Monday, 17 March 2008

Easter Wine and Recipes

We have 6 tiny chicks hatched out just in time for Easter! This much anticipated event has had us in turmoil . . . various members of the family – myself included – have been anxiously hovering over the eggs ever since the due date arrived. Sue was in charge whilst the girls were at school and was dashing out every 5 minutes “just in case” and now we have an adorable clutch all cheeping away fanatically every time they see her.

Throughout history, eggs have been associated with Easter celebrations. In ancient times, the egg was a symbol of fertility and new beginnings. Easter in Britain has its beginnings long before the arrival of Christianity and Easter is named after the Anglo-Saxon goddess of the dawn and spring - Eostre. Not only is Easter the end of the winter it is also the end of Lent.

Lots of games and activities are connected with eggs at Easter - in the North of England at Preston in Lancashire, there is the custom of egg rolling. Hard boiled eggs are rolled down slopes to see whose egg goes furthest. In other places a game similar to conkers is played. You hold an egg in the palm of the hand and bang against your opponent's egg. The loser is the one whose egg breaks first. Another popular game is hunting eggs which have been hidden around the garden.

By the way, the tradition of colouring eggs in bright colours - representing the sunlight of spring - goes back to the Middle Ages and is still an important custom for many Christians. In medieval times eggs were traditionally given at Easter to all servants. King Edward I had 450 eggs boiled before Easter, dyed or covered with gold leaf, which he distributed to the members of the royal household on Easter Day. The most famous and ornate of Easter eggs must be the jewelled and enamelled eggs that Fabergé was commissioned to make for the Russian Tsars.

Hot Cross Buns are traditionally eaten on Good Friday and this custom has roots as far back as the ancient Greeks who ate special cakes to celebrate the coming of Spring.

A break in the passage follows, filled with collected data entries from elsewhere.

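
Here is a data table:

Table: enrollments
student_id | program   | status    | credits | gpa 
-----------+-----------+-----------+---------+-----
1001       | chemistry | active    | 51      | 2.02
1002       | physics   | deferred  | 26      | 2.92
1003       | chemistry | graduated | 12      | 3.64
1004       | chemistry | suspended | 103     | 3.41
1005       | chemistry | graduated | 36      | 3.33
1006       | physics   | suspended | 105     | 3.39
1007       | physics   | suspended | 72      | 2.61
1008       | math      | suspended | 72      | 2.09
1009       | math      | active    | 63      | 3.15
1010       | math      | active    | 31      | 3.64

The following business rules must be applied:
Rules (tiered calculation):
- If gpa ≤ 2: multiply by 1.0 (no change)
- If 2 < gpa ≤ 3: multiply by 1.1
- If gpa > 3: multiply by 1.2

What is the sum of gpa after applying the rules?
35.28

Step 1: Tier 1 (gpa ≤ 2): 0 records, sum = 0 × 1.0 = 0.0
Step 2: Tier 2 (2 < gpa ≤ 3): 4 records, sum = 9.64 × 1.1 = 10.6
Step 3: Tier 3 (gpa > 3): 6 records, sum = 20.56 × 1.2 = 24.67
Step 4: Final sum = 0.0 + 10.6 + 24.67 = 35.28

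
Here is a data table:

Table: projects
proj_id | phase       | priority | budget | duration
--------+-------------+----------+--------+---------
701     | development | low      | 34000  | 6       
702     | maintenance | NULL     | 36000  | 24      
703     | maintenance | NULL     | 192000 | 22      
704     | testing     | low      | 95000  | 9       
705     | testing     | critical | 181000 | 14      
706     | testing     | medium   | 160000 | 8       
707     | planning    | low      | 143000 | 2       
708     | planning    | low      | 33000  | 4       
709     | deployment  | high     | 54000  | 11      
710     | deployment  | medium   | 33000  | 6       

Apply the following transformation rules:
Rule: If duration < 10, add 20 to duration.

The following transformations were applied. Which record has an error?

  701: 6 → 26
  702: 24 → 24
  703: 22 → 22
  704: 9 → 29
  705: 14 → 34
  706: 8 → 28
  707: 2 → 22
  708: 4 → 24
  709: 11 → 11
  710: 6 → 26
Record 705 has an error. The correct transformed value should be 14, not 34.

Step 1: Check each record against the rule
Step 2: Record 705 has duration = 14
Step 3: Since 14 >= 10, the bonus should not have been applied
Step 4: Correct value = 14, but claimed value = 34
Conclusion: Record 705 has the error.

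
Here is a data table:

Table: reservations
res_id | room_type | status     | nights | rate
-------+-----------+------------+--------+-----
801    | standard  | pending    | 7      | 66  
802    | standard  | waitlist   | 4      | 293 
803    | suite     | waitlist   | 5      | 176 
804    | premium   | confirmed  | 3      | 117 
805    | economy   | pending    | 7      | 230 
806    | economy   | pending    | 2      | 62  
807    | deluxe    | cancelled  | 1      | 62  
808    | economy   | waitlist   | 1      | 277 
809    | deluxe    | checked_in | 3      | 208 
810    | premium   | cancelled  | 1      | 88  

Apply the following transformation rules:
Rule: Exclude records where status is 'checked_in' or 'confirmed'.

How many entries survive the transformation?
8

Step 1: Count records to exclude
  - 1 (checked_in) + 1 (confirmed) = 2 records
Step 2: Total records: 10
Step 3: Remaining = 10 - 2 = 8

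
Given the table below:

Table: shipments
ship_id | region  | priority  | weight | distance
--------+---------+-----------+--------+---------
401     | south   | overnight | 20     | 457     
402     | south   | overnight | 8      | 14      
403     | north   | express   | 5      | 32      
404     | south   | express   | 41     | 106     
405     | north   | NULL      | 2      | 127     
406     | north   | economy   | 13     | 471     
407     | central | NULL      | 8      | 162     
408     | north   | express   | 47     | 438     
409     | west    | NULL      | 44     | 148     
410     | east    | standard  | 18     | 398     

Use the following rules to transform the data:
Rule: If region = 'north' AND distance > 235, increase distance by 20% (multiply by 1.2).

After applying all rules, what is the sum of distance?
2534.8

Step 1: Find records where region = 'north' AND distance > 235
Step 2: 2 records match, summing to 909
Step 3: After multiplier: 909 × 1.2 = 1090.8
Step 4: Unaffected records sum: 1444
Step 5: Final sum = 1090.8 + 1444 = 2534.8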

When archaeologists excavated the ancient city of Herculaneum in south western Italy, which had been buried under volcanic ask and lava they found two small loaves, each with a cross on it, among the ruins. The English word "bun" probably came from the Greek boun, which referred to a ceremonial cake of circular or crescent shape, made of flour and hone and offered to the gods.

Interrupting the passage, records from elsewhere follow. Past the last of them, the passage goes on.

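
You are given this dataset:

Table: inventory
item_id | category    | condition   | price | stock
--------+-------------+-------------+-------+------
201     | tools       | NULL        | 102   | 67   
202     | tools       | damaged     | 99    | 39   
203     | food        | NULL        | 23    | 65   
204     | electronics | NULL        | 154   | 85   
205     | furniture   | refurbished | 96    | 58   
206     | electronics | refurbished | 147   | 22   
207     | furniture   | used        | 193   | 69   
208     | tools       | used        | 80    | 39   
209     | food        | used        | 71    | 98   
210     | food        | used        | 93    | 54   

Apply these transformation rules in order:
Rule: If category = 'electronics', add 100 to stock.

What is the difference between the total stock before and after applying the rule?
200

Step 1: Original sum of stock = 596
Step 2: 2 records have category = 'electronics'
Step 3: Each affected record changes by 100
Step 4: Total change = 2 × 100 = 200
Step 5: New sum = 596 + 200 = 796
Step 6: Difference = |796 - 596| = 200
        (Sum increased by 200)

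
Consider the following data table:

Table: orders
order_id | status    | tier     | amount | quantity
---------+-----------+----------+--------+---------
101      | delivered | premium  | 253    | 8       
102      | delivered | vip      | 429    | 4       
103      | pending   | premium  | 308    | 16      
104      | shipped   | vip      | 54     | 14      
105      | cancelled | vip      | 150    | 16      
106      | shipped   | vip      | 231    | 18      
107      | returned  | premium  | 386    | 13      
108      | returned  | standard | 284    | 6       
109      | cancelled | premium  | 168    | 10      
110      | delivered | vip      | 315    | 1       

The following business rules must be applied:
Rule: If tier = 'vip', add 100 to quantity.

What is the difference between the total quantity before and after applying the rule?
500

Step 1: Original sum of quantity = 106
Step 2: 5 records have tier = 'vip'
Step 3: Each affected record changes by 100
Step 4: Total change = 5 × 100 = 500
Step 5: New sum = 106 + 500 = 606
Step 6: Difference = |606 - 106| = 500
        (Sum increased by 500)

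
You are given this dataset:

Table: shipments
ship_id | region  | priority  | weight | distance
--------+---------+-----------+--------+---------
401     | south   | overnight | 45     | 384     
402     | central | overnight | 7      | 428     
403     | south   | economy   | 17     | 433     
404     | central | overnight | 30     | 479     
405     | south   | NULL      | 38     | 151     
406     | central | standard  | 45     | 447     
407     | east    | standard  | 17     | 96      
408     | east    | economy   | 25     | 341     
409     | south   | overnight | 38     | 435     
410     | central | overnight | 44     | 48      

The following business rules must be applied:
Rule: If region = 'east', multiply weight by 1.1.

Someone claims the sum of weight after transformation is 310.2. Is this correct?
Yes, the result is correct.

Step 1: Calculate the correct sum after transformation
Step 2: Apply multiplier 1.1 to records where region = 'east'
Step 3: Correct result = 310.2
Step 4: Claimed result = 310.2
Step 5: 310.2 = 310.2 ✓
Conclusion: The claimed result is correct.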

In 1361, a monk named Father Thomas Rockcliffe began a tradition of giving Hot Cross Buns to the poor of St Albans on Good Friday. In years that followed, many customs, traditions, superstitions, and claims of healing and protection from evil and were associated with the buns. In the 16th century, Roman Catholicism was banned in England, but the popularity of Hot Cross buns continued. Queen Elizabeth I passed a law banning the consumption of Hot Cross Buns except during festivals such as Easter, Christmas and funerals.

Hot Cross Buns are delicious toasted and topped with lashings of salty butter – here is a recipe if you'd like to make your own. Add a little sparkle with a glass of Cremant d'Alsace (£8.49). It is very fruity on the nose with definite hints of apricots and plums and is the perfect aperitif.

Hot Cross Buns

2 oz caster sugar
4 fl oz water
4 fl oz milk
1 oz fresh yeast
1 lb plain flour
1 tsp salt
1 heaped tsp ground mixed spice
2 oz raisins
2 oz mixed peel
2 oz melted butter
1 beaten egg

Cream the fresh yeast and sugar together. Add the beaten egg to this mixture. Warm the milk, water and butter to blood heat temperature, then add these to the above mixture. Add the flour, salt, mixed peel and raisins and mixed spice. Work to dough, knead for about 5 minutes. Cover and leave until the dough has doubled in size. Now knock back the risen dough to it’s original size. Roll into small buns, place on a well-greased baking tray. Leave for these to rise for approx. 30 mins. When risen, cut a cross into each bun, this is where you will pipe in the cross mixture. Place into a pre heated oven Gas mark 7 for 15-20 minutes.

To Make the Cross

Mix these together to form the paste that is piped into the buns
4 tbsp plain flour
1 tbsp caster sugar
3-4 tbsp water

Mix together and pipe across the bun.

Enjoy!

Images Courtesy of www.flickr.com

1 comments:

Blue said...

Hi Nick!

Well, I was expecting something Irish today!
But no matter - Happy St Particks Day to you & Sue.
I've done my bit for Guinness.. you'll laugh!!! Do check out.

Great Hot Cross Bun recipe, the last time I made them, even the birds found my dough too heavy - I therefore never attempted to sell them as part of Cooks Cakes!
Err - did I ever tell you I ran a cake business in Dreamingspires for 12 years?

Rambling here - blame it on the Guinness!